No entanto, assim como Quintina Diniz, lembrou a deputada Ana Lucia, foi na Assembléia Constituinte que o nome de Elda Góis entrou para os anais do Poder Legislativo Sergipano. Na época ela era assessora dos deputados Marcelo Déda e Marcelo Ribeiro, mas acabou prestando assessoria a todos os deputados constituintes. Na sessão de encerramento dos trabalhos da Assembléia Constituinte e de promulgação da Carta Magna Estadual, o então presidente da Assembléia Legislativa, o deputado Guido Azevedo, fez questão de que fosse registrada na ata a inestimável contribuição de Elda Góis no processo de elaboração da nova Constituição Estadual, tendo sido o seu trabalho reconhecido por todos os deputados.

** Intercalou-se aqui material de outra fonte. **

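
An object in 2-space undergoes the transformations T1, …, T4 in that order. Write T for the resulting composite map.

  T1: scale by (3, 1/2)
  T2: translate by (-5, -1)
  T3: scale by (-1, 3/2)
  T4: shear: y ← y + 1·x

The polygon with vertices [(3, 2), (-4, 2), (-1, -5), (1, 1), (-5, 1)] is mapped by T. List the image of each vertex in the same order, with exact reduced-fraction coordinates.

image vertices: (-4, -4), (17, 17), (8, 11/4), (2, 5/4), (20, 77/4)

T1 scale by (3, 1/2): (3, 2) → (9, 1); (-4, 2) → (-12, 1); (-1, -5) → (-3, -5/2); (1, 1) → (3, 1/2); (-5, 1) → (-15, 1/2)
T2 translate by (-5, -1): (9, 1) → (4, 0); (-12, 1) → (-17, 0); (-3, -5/2) → (-8, -7/2); (3, 1/2) → (-2, -1/2); (-15, 1/2) → (-20, -1/2)
T3 scale by (-1, 3/2): (4, 0) → (-4, 0); (-17, 0) → (17, 0); (-8, -7/2) → (8, -21/4); (-2, -1/2) → (2, -3/4); (-20, -1/2) → (20, -3/4)
T4 shear: y ← y + 1·x: (-4, 0) → (-4, -4); (17, 0) → (17, 17); (8, -21/4) → (8, 11/4); (2, -3/4) → (2, 5/4); (20, -3/4) → (20, 77/4)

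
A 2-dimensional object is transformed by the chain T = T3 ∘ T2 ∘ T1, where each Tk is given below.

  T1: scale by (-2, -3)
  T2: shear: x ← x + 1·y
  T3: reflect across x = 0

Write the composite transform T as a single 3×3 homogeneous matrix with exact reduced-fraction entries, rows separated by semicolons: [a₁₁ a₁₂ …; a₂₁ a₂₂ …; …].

T1 = [-2 0 0; 0 -3 0; 0 0 1]
T2·T1 = [-2 -3 0; 0 -3 0; 0 0 1]
T3·…·T1 = [2 3 0; 0 -3 0; 0 0 1]

T = [2 3 0; 0 -3 0; 0 0 1]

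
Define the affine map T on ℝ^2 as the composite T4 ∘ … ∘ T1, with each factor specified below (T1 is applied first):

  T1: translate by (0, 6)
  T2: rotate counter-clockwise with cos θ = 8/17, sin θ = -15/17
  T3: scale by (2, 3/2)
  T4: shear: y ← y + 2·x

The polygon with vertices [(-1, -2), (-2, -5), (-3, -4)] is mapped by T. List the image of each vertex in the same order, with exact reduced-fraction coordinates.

T1 translate by (0, 6): (-1, -2) → (-1, 4); (-2, -5) → (-2, 1); (-3, -4) → (-3, 2)
T2 rotate counter-clockwise with cos θ = 8/17, sin θ = -15/17: (-1, 4) → (52/17, 47/17); (-2, 1) → (-1/17, 38/17); (-3, 2) → (6/17, 61/17)
T3 scale by (2, 3/2): (52/17, 47/17) → (104/17, 141/34); (-1/17, 38/17) → (-2/17, 57/17); (6/17, 61/17) → (12/17, 183/34)
T4 shear: y ← y + 2·x: (104/17, 141/34) → (104/17, 557/34); (-2/17, 57/17) → (-2/17, 53/17); (12/17, 183/34) → (12/17, 231/34)

image vertices: (104/17, 557/34), (-2/17, 53/17), (12/17, 231/34)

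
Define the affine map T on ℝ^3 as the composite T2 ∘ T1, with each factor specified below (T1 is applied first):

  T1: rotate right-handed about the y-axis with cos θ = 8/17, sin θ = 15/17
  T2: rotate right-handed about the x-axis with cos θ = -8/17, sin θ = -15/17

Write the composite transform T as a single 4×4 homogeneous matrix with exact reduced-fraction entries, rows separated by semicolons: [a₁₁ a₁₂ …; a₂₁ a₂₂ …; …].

T = [8/17 0 15/17 0; -225/289 -8/17 120/289 0; 120/289 -15/17 -64/289 0; 0 0 0 1]

T1 = [8/17 0 15/17 0; 0 1 0 0; -15/17 0 8/17 0; 0 0 0 1]
T2·T1 = [8/17 0 15/17 0; -225/289 -8/17 120/289 0; 120/289 -15/17 -64/289 0; 0 0 0 1]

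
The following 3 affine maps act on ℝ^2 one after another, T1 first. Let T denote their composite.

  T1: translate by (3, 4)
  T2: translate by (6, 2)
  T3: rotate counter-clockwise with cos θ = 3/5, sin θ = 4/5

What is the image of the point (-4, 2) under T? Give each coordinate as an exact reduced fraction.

T(p) = (-17/5, 44/5)

T1 translate by (3, 4): (-4, 2) → (-1, 6)
T2 translate by (6, 2): (-1, 6) → (5, 8)
T3 rotate counter-clockwise with cos θ = 3/5, sin θ = 4/5: (5, 8) → (-17/5, 44/5)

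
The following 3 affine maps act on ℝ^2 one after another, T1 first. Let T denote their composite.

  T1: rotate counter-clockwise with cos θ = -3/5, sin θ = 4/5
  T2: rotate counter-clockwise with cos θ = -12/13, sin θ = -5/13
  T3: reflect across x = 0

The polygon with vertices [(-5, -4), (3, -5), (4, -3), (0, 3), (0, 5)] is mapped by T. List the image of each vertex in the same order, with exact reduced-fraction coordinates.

image vertices: (412/65, -59/65), (-3/65, -379/65), (-25/13, -60/13), (-99/65, 168/65), (-33/13, 56/13)

T1 rotate counter-clockwise with cos θ = -3/5, sin θ = 4/5: (-5, -4) → (31/5, -8/5); (3, -5) → (11/5, 27/5); (4, -3) → (0, 5); (0, 3) → (-12/5, -9/5); (0, 5) → (-4, -3)
T2 rotate counter-clockwise with cos θ = -12/13, sin θ = -5/13: (31/5, -8/5) → (-412/65, -59/65); (11/5, 27/5) → (3/65, -379/65); (0, 5) → (25/13, -60/13); (-12/5, -9/5) → (99/65, 168/65); (-4, -3) → (33/13, 56/13)
T3 reflect across x = 0: (-412/65, -59/65) → (412/65, -59/65); (3/65, -379/65) → (-3/65, -379/65); (25/13, -60/13) → (-25/13, -60/13); (99/65, 168/65) → (-99/65, 168/65); (33/13, 56/13) → (-33/13, 56/13)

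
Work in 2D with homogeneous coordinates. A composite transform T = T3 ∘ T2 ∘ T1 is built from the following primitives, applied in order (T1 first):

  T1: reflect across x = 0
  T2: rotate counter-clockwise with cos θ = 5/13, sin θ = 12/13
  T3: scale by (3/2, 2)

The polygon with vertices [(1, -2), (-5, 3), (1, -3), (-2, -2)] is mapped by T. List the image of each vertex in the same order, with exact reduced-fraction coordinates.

T1 reflect across x = 0: (1, -2) → (-1, -2); (-5, 3) → (5, 3); (1, -3) → (-1, -3); (-2, -2) → (2, -2)
T2 rotate counter-clockwise with cos θ = 5/13, sin θ = 12/13: (-1, -2) → (19/13, -22/13); (5, 3) → (-11/13, 75/13); (-1, -3) → (31/13, -27/13); (2, -2) → (34/13, 14/13)
T3 scale by (3/2, 2): (19/13, -22/13) → (57/26, -44/13); (-11/13, 75/13) → (-33/26, 150/13); (31/13, -27/13) → (93/26, -54/13); (34/13, 14/13) → (51/13, 28/13)

image vertices: (57/26, -44/13), (-33/26, 150/13), (93/26, -54/13), (51/13, 28/13)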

"Os anais da Assembléia Legislativa de Sergipe dedicam a essa mulher única e singular a sua extraordinária contribuição a elaboração da nossa Constituição Estadual, para a democracia e a sua incansável luta em defesa dos direitos humanos e da classe trabalhadora", finalizou Ana Lucia, acrescentando que em nome dela homenageava todas as mulheres sergipanas.